Despite the occasional box-checking, wishy-washy comment slapping Beijing on the wrist for the worst of its abuses, the reality is that the former vice president’s support of the People’s Republic of China is deep and longstanding. In the critical fight over whether to grant most-favored-nation trade status and World Trade Organization membership to China in the 1990s — a fight in which, again, many of his party’s leaders in Congress were on the right side — Biden carefully shepherded China through the process from his powerful perch as the senior Democrat on the Senate Foreign Relations Committee. Wherever a brake might have been applied — by placing human-rights or labor conditions on most-favored-nation status, for example — Biden voted the measures down and lobbied other senators for Beijing. Unfortunately, China and Biden got their way, and American workers are still suffering from it.

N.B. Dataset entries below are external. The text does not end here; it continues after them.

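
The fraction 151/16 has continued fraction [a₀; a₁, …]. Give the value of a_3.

2

Repeatedly divide and take the remainder:
151 ÷ 16 → quotient 9, remainder 7
16 ÷ 7 → quotient 2, remainder 2
7 ÷ 2 → quotient 3, remainder 1
2 ÷ 1 → quotient 2, remainder 0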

It should have been a warning on more fronts than one when President Obama recruited Biden to his ticket to buttress his credibility on foreign policy; unsurprisingly, there was no about-face on Beijing. As the Chinese Communist Party gained strength and Xi Jinping seized absolute power, Biden continued to push for closer ties and even more trade. As for American workers? In February 2012, in friendly remarks with Xi standing next to him, Biden praised Beijing as a “new partner” that would help to meet “global challenges,” and said Americans “welcome this competition. . . . It pushes our companies to develop better products and services and our government to craft better policies.” Millions of American jobs were disappearing as he spoke, and the militarization of the South China Sea was just around the corner.
While warmer ties with China were devastating American workers and threatening our national security, they have been very good for the Biden family.